Cloud Infrastructure Service Providers in Europe (CISPE) has published a report on how the licensing antics of legacy software firms could distort the cloud marketplace.
The industry group is keen that protection from some of the chicanery turn up in the upcoming EU Digital Markets Act (DMA) and said: “It is imperative that the bad practices and unfair, anti-competitive behaviours of those that wield power to set licence terms are considered as part of the DMA.”
The DMA was proposed in December 2020 in order to tackle “large, systemic online platforms” that legislators believe act as “gatekeepers” to new market entrants. The act will be implemented in 2023, at the earliest.
“It must be made certain that these legacy software players will meet the definition of ‘Gatekeeper’ under the DMA terms, so this bad behaviours [sic] should be proscribed in the ex-ante requirements.”
The research by Professor Frédéric Jenny, chairman of the OECD Competition Committee and professor at ESSEC Paris Business School, took aim at Microsoft and Oracle – taking Big Red to task for its billing practices. The research spared AWS, El Reg notes.

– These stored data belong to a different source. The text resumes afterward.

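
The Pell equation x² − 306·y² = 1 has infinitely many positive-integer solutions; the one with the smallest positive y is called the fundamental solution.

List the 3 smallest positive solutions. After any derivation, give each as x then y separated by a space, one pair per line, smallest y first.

35 2
2449 140
171395 9798

[17; 2,34] for √306; ℓ=2 ⇒ convergent index 1
k=0  a_k=17  p_k/q_k = 17/1
k=1  a_k=2  p_k/q_k = 35/2
fundamental: x₁=35, y₁=2  (since 1225 − 306·4 = 1)
k=2:  x_2 = 35·35+306·2·2 = 2449,  y_2 = 35·2+2·35 = 140
k=3:  x_3 = 35·2449+306·2·140 = 171395,  y_3 = 35·140+2·2449 = 9798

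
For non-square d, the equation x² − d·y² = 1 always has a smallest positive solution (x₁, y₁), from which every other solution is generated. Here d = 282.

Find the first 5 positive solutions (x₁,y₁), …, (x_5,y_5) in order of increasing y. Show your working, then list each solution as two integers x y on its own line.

2351 140
11054401 658280
51977791151 3095232420
244399562937601 14553782180560
1149166692954808751 68431880717760700

√282 → a₀=16, period (1,3,1,4,1,3,1,32); ℓ=8 even so k=7
a_0=16:  p_0=16·1+0=16,  q_0=16·0+1=1
a_1=1:  p_1=1·16+1=17,  q_1=1·1+0=1
a_2=3:  p_2=3·17+16=67,  q_2=3·1+1=4
a_3=1:  p_3=1·67+17=84,  q_3=1·4+1=5
…
a_5=1:  p_5=1·403+84=487,  q_5=1·24+5=29
a_6=3:  p_6=3·487+403=1864,  q_6=3·29+24=111
a_7=1:  p_7=1·1864+487=2351,  q_7=1·111+29=140
fundamental: x₁=2351, y₁=140  (since 5527201 − 282·19600 = 1)
k=2:  x_2 = 2351·2351+282·140·140 = 11054401,  y_2 = 2351·140+140·2351 = 658280
k=3:  x_3 = 2351·11054401+282·140·658280 = 51977791151,  y_3 = 2351·658280+140·11054401 = 3095232420
k=4:  x_4 = 2351·51977791151+282·140·3095232420 = 244399562937601,  y_4 = 2351·3095232420+140·51977791151 = 14553782180560
k=5:  x_5 = 2351·244399562937601+282·140·14553782180560 = 1149166692954808751,  y_5 = 2351·14553782180560+140·244399562937601 = 68431880717760700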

For Microsoft, Jenny highlighted the higher costs for using Microsoft’s productivity suite on third-party clouds while those using Azure had not suffered the same hikes. The report also noted that deals to shunt a licence from on-premises infrastructure to other clouds had gone in recent years, meaning that moving to a cloud that wasn’t Microsoft’s meant you were required to purchase new licences if you wished to carry on using its software.